Allâme Şeyh Sâlih b. Fevzân el-Fevzân'a soruldu:
Soru: Selef'in bid'atçılara karşı takındığı tutumu açıklar mısınız?
Cevap: Selef her önüne geleni bid'atçı ilan etmezdi. Bid'at kelimesini kullanmakta aşırılık yapmaz, bazı muhâlefetleri olan herkes hakkında bu kelimeyi kullanmazlardı. Onlar sadece, kendisiyle Allah'a yaklaşılacağına dâir hakkında delîl olmayan bir fiili işleyeni ve Rasûlullah sallallahu aleyhi ve sellem'in teşrî' buyurmadığı bir ibâdeti yapanı bid'atla vasfederlerdi. Bunu da Nebî sallallahu aleyhi ve sellem'in şu buyruğuna binâen yaparlardı: 'Her kim dînimiz üzere olmayan bir amel ile amel ederse, o reddolunmuştur.' Diğer rivâyet de şöyledir: 'Kim bizim şu dînimizde ondan olmayan bir şey ihdâs ederse, o reddolunmuştur.'
O hâlde bid'at; dînde, hakkında Allah'ın Kitâbı'ndan ve Rasûlullah sallallahu aleyhi ve sellem'in Sünneti'nden delîl olmayan bir yenilik ihdâs etmektir. İşte bid'at budur. Bir şahsın dînde bir bid'at çıkardığı sâbit olur ve o bid'attan dönmemekte ısrar ederse, Selef'in Menheci onu terk etmek, ondan uzaklaşmak ve onunla oturup kalkmamaktır.
İşte menhecleri buydu. Ancak söylediğimiz gibi bu, onun mubtedi' olduğu sâbit olduktan sonra ve ona nasîhatta bulunulup onun da bid'atinden dönmemesi durumundadır. Bu durumda o, kendisiyle oturup kalkanlara ve ilişkisi olanlara zararının dokunmaması için ve insanları bid'atçılardan ve bid'attan sakındırmak için terk edilir.
Bid'at kelimesinin şahsî reylerde muhâlif olan herkes hakkında kullanılması ve 'bu bid'atçıdır!' denilmesi, herkesin birbirini bid'atçi diye isimlendirmesi şeklindeki aşırılığa gelince; gerçekte o, dînde herhangi bir şey ihdâs etmiş değildir.
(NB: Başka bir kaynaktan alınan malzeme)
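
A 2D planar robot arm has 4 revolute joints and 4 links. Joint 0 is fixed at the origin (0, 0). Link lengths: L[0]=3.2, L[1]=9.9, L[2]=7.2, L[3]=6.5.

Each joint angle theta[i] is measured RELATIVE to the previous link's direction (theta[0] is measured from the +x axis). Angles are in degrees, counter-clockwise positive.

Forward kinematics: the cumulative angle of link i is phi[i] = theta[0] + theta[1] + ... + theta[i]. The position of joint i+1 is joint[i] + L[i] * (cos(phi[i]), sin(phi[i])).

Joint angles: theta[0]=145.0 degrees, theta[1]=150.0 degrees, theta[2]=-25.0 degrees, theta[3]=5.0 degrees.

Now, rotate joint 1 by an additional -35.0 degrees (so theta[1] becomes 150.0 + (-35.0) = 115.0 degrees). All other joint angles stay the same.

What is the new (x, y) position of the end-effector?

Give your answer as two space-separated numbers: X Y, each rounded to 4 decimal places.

Answer: -11.7202 -19.4412

Derivation:
joint[0] = (0.0000, 0.0000)  (base)
link 0: phi[0] = 145 = 145 deg
  cos(145 deg) = -0.8192, sin(145 deg) = 0.5736
  joint[1] = (0.0000, 0.0000) + 3.2 * (-0.8192, 0.5736) = (0.0000 + -2.6213, 0.0000 + 1.8354) = (-2.6213, 1.8354)
link 1: phi[1] = 145 + 115 = 260 deg
  cos(260 deg) = -0.1736, sin(260 deg) = -0.9848
  joint[2] = (-2.6213, 1.8354) + 9.9 * (-0.1736, -0.9848) = (-2.6213 + -1.7191, 1.8354 + -9.7496) = (-4.3404, -7.9142)
link 2: phi[2] = 145 + 115 + -25 = 235 deg
  cos(235 deg) = -0.5736, sin(235 deg) = -0.8192
  joint[3] = (-4.3404, -7.9142) + 7.2 * (-0.5736, -0.8192) = (-4.3404 + -4.1298, -7.9142 + -5.8979) = (-8.4702, -13.8120)
link 3: phi[3] = 145 + 115 + -25 + 5 = 240 deg
  cos(240 deg) = -0.5000, sin(240 deg) = -0.8660
  joint[4] = (-8.4702, -13.8120) + 6.5 * (-0.5000, -0.8660) = (-8.4702 + -3.2500, -13.8120 + -5.6292) = (-11.7202, -19.4412)
End effector: (-11.7202, -19.4412)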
Ancak bir şahıs ile aralarında ihtilâf vardır, cemaatlerden bir cemaat ile o ihtilâf etmişlerdir. Bu kişi bid'atçi değildir.
Bir harâm veya günah işleyen âsi olarak isimlendirilir. Her günahkâr ise bid'atçi değildir. Her hata işleyen de bid'atçi değildir. Çünkü bid'atçi, dînde ondan olmayan bir şeyi ihdâs edendir. Bid'atçi budur. Herhangi bir şahsa muhâlefet eden herkese bid'at isminin ıtlak edilmesi şeklindeki aşırılığa gelince, bu doğru bir şey değildir. Hâlbuki hak, muhâlif olan kişinin yanında da olabilir. Bu, Selef'in Menheci'nden değildir.